Results: Phthalazine Copper (II) and Zinc (II) complexes showed anti-inflammatory action against rheumatoid arthritis as predicted by an equation with a regression correlation (R2 = 0.95) calculated using quantitative structure activity relationship (QSAR) analysis. The anti-inflammatory activity of synthesized phthalazine metal complexes was supported by the application of docking analysis and in vivo model of collagen adjuvant arthritis in rats, respectively. The results of docking showed that phthalate-zinedine derivatives in keto form structure have a MolDock Score of –130.726 Kcal/mol and a MolDock Rerank Score of –96.2 Kcal/mol, respectively. These suggest that phthalazinedione derivatives in keto form are strong and anchored with a cyclooxygenase-2 active site, which consequently decreases the inflammatory pathways associated with the progression of rheumatoid arthritis (RH). RH rats treated with piroxicam reported significant (p = 0.001) anti-inflammatory activity with an improved bor RI and analgic effects measured by both increase in pain tolerance and decrease in pain score compared to RH- non-treated rats. In addition to that, significant (p = 0.01) analgesic and anti-inflammatory effects of the ligand (HL) and its copper and zinc complexes than piroxicam RH treated rats and non-treated RH rats, respectively, were reported when the complexes were applied to in vivo rat models with collagen adjuvant arthritis.
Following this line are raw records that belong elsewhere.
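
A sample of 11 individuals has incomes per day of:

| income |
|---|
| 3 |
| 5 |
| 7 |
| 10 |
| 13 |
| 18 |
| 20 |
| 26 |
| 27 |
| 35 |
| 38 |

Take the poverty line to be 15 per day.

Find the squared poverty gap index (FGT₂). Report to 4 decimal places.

Below z: 3, 5, 7, 10, 13 (q = 5 of N = 11).
Relative gaps: (15−3)/15 = 0.8000; (15−5)/15 = 0.6667; (15−7)/15 = 0.5333; (15−10)/15 = 0.3333; (15−13)/15 = 0.1333.
Squared: 0.6400; 0.4444; 0.2844; 0.1111; 0.0178.
Sum = 1.497778; P₂ = 1.497778 / 11 = 0.1362.

0.1362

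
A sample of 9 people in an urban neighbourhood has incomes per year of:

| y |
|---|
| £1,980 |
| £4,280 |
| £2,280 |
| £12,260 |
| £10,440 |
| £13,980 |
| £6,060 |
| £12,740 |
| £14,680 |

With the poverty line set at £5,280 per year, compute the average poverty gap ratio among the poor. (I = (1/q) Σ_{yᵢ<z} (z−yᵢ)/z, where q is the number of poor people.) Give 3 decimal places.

0.461

Below the line: £1,980, £2,280, £4,280 (q = 3 of N = 9).
Relative gaps: 0.6250, 0.5682, 0.1894; sum = 1.382576.
I averages over the q = 3 poor units only: 1.382576 / 3 = 0.461.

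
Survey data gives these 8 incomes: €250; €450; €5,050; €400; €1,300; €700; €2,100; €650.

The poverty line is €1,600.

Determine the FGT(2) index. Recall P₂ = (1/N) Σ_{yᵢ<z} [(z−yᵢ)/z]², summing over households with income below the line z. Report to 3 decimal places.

Poor units: €250, €400, €450, €650, €700, €1,300 (q = 6 of N = 8).
Shortfall ratios: (1600−250)/1600 = 0.8438; (1600−400)/1600 = 0.7500; (1600−450)/1600 = 0.7188; (1600−650)/1600 = 0.5938; (1600−700)/1600 = 0.5625; (1600−1300)/1600 = 0.1875.
Squared: 0.7119; 0.5625; 0.5166; 0.3525; 0.3164; 0.0352.
Sum = 2.495117; P₂ = 2.495117 / 8 = 0.312.

0.312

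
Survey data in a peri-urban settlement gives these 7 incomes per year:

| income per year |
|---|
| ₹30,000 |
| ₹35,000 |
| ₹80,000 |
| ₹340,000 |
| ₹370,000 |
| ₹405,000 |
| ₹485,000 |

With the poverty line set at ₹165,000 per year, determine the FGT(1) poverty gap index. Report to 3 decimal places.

Below the line: ₹30,000, ₹35,000, ₹80,000 (q = 3 of N = 7).
Shortfall ratios: (165000−30000)/165000 = 0.8182; (165000−35000)/165000 = 0.7879; (165000−80000)/165000 = 0.5152.
Sum of shortfalls = 2.121212; P₁ averages over all N: 2.121212 / 7 = 0.303.

0.303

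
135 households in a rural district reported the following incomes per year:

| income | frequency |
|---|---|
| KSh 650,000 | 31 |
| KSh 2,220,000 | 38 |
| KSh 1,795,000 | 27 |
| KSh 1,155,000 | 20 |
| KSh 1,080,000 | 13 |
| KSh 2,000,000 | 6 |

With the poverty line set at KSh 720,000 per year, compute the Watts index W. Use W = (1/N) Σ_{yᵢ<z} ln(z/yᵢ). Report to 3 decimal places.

Incomes under z: 31×KSh 650,000 (q = 31 of N = 135).
ln(z/y) terms: ln(720000/650000) = 0.1023 (×31).
W = 3.170644 / 135 = 0.023.

0.023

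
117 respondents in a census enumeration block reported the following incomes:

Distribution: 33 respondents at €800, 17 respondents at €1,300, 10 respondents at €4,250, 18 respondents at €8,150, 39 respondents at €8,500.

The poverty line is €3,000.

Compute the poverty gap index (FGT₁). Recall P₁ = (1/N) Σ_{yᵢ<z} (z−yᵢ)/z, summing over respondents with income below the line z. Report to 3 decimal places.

0.289

Below z: 33×€800, 17×€1,300 (q = 50 of N = 117).
Relative gaps: (3000−800)/3000 = 0.7333 (×33); (3000−1300)/3000 = 0.5667 (×17).
Sum of shortfalls = 33.833333; P₁ averages over all N: 33.833333 / 117 = 0.289.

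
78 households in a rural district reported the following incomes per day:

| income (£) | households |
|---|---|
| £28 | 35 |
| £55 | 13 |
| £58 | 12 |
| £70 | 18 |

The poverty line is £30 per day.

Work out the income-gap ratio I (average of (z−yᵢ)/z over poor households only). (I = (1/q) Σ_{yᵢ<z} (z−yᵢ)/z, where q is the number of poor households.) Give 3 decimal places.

0.067

Incomes under z: 35×£28 (q = 35 of N = 78).
Shortfall ratios (z−y)/z: 0.0667 (×35); sum = 2.333333.
The income-gap ratio divides by q (the poor only): 2.333333 / 35 = 0.067.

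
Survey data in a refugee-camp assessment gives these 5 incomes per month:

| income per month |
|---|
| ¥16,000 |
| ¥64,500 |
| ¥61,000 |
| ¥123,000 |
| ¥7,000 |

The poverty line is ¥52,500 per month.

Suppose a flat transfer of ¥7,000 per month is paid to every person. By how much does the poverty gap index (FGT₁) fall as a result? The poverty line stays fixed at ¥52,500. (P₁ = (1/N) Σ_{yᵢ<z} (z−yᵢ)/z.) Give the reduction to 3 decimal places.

Before: below the line — ¥7,000, ¥16,000; poverty gap index (FGT₁) = 0.31238.
After the ¥7,000 transfer: below the line — ¥14,000, ¥23,000; poverty gap index (FGT₁) = 0.25905.
Reduction = 0.31238 − 0.25905 = 0.053.

0.053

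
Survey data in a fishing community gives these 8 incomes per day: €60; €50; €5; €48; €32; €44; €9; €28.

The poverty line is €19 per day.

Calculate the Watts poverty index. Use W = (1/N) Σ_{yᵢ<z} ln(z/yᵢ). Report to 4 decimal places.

Incomes under z: €5, €9 (q = 2 of N = 8).
Log gaps: ln(19/5) = 1.3350; ln(19/9) = 0.7472.
W = 2.082215 / 8 = 0.2603.

0.2603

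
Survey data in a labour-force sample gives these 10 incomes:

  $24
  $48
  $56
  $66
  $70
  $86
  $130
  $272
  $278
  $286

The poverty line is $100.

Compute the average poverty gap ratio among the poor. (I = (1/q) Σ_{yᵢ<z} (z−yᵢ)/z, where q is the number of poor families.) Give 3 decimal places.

0.417

Incomes under z: $24, $48, $56, $66, $70, $86 (q = 6 of N = 10).
Shortfall ratios (z−y)/z: 0.7600, 0.5200, 0.4400, 0.3400, 0.3000, 0.1400; sum = 2.500000.
I averages over the q = 6 poor units only: 2.500000 / 6 = 0.417.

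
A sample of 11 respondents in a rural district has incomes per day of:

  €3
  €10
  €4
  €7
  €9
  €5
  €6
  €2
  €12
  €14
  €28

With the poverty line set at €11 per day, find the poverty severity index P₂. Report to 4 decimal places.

Below the line: €2, €3, €4, €5, €6, €7, €9, €10 (q = 8 of N = 11).
Gap ratios (z−y)/z: (11−2)/11 = 0.8182; (11−3)/11 = 0.7273; (11−4)/11 = 0.6364; (11−5)/11 = 0.5455; (11−6)/11 = 0.4545; (11−7)/11 = 0.3636; (11−9)/11 = 0.1818; (11−10)/11 = 0.0909.
Squared: 0.6694; 0.5289; 0.4050; 0.2975; 0.2066; 0.1322; 0.0331; 0.0083.
Sum = 2.280992; P₂ = 2.280992 / 11 = 0.2074.

0.2074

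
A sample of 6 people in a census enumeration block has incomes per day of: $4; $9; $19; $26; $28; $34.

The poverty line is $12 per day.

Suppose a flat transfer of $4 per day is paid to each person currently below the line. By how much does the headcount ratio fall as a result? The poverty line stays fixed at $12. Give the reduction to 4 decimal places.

Before: below the line — $4, $9; headcount ratio = 0.333333.
After the $4 transfer: below the line — $8; headcount ratio = 0.166667.
Reduction = 0.333333 − 0.166667 = 0.1667.

0.1667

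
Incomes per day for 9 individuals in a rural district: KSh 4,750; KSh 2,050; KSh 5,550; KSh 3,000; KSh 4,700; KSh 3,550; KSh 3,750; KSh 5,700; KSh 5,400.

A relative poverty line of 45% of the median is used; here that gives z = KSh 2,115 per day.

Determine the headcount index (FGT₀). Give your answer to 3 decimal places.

1 of the 9 individuals have income below KSh 2,115.
H = 1/9 = 0.111.

0.111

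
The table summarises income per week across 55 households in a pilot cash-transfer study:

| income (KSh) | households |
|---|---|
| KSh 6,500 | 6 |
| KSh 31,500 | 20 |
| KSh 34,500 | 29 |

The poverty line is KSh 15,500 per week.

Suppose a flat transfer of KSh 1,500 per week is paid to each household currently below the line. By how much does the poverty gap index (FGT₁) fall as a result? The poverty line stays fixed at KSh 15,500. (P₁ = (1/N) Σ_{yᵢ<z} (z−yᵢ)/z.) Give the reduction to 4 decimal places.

Before: below the line — 6×KSh 6,500; poverty gap index (FGT₁) = 0.063343.
After the KSh 1,500 transfer: below the line — 6×KSh 8,000; poverty gap index (FGT₁) = 0.052786.
Reduction = 0.063343 − 0.052786 = 0.0106.

0.0106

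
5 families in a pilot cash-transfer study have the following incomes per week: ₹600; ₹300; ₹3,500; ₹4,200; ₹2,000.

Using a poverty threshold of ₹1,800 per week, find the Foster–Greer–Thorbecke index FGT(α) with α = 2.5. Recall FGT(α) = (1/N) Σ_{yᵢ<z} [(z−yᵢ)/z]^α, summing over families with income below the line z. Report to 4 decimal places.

0.1994

Below z: ₹300, ₹600 (q = 2 of N = 5).
Shortfall ratios: (1800−300)/1800 = 0.8333; (1800−600)/1800 = 0.6667.
Raised to α = 2.5: 0.63394; 0.36289.
Sum = 0.996826; FGT(2.5) = 0.996826 / 5 = 0.1994.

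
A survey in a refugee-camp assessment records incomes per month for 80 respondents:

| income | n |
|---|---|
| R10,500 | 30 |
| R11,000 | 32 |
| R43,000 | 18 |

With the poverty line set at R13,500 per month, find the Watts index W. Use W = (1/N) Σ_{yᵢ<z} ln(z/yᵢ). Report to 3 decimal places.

Incomes under z: 30×R10,500, 32×R11,000 (q = 62 of N = 80).
ln(z/y) terms: ln(13500/10500) = 0.2513 (×30); ln(13500/11000) = 0.2048 (×32).
W = 14.092854 / 80 = 0.176.

0.176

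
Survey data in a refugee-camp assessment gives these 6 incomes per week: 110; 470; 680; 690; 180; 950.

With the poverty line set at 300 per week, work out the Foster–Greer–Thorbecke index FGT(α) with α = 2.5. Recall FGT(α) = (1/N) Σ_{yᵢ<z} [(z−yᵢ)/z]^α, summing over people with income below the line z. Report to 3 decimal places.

0.070

Below z: 110, 180 (q = 2 of N = 6).
Shortfall ratios: (300−110)/300 = 0.6333; (300−180)/300 = 0.4000.
Raised to α = 2.5: 0.31921; 0.10119.
Sum = 0.420406; FGT(2.5) = 0.420406 / 6 = 0.070.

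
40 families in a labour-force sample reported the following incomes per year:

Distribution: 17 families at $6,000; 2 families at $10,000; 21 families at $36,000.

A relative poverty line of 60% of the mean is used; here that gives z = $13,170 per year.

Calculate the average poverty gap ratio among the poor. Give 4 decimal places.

0.5124

Below z: 17×$6,000, 2×$10,000 (q = 19 of N = 40).
Relative gaps: 0.5444 (×17), 0.2407 (×2); sum = 9.736522.
I averages over the q = 19 poor units only: 9.736522 / 19 = 0.5124.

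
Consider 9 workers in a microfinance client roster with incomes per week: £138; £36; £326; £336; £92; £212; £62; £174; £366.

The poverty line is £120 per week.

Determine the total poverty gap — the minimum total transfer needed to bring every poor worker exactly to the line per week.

Below the line: £36, £62, £92 (q = 3 of N = 9).
Individual gaps: 120−36 = 84; 120−62 = 58; 120−92 = 28.
Aggregate gap = £170.

£170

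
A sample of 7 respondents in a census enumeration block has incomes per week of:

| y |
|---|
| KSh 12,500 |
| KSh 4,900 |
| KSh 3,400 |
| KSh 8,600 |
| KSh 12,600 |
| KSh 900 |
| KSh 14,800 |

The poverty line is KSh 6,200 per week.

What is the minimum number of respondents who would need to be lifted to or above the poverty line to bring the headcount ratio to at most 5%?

Currently q = 3 of N = 7 are below the line (H = 0.429).
A headcount ratio of at most 5% allows at most ⌊0.05 × 7⌋ = 0 poor respondents.
So at least 3 − 0 = 3 must be lifted.

3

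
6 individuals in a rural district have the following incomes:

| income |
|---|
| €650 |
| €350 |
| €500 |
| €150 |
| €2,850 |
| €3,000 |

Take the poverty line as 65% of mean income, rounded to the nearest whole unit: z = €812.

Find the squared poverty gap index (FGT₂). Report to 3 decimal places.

0.196

Incomes under z: €150, €350, €500, €650 (q = 4 of N = 6).
Gap ratios (z−y)/z: (812−150)/812 = 0.8153; (812−350)/812 = 0.5690; (812−500)/812 = 0.3842; (812−650)/812 = 0.1995.
Squared: 0.6647; 0.3237; 0.1476; 0.0398.
Sum = 1.175829; P₂ = 1.175829 / 6 = 0.196.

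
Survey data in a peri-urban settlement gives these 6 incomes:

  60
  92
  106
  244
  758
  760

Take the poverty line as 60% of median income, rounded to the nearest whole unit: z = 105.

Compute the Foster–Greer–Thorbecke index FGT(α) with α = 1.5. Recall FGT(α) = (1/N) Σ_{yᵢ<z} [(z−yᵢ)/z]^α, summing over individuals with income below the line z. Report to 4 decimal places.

0.0540

Incomes under z: 60, 92 (q = 2 of N = 6).
Normalized shortfalls: (105−60)/105 = 0.4286; (105−92)/105 = 0.1238.
Raised to α = 1.5: 0.28057; 0.04356.
Sum = 0.324130; FGT(1.5) = 0.324130 / 6 = 0.0540.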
Conclusions: Phthalazinedione derivative (HL), Cu (II), and Zn (II) acetates combined to treat rheumatoid arthritis (RH) show a good docking with inflammatory enzyme cyclooxygenase-2 (COX-2), with improved anti-inflammatory activities against RH as measured by docking and in vivo rat model of collagen adjuvant arthritis. In addition, the newly synthesized phthalazine metal complexes disclosed a significant anti-inflammatory and analgesic effect sequenced as [Zn(L)(OAc)] > HL > [Cu(L)(OAc)].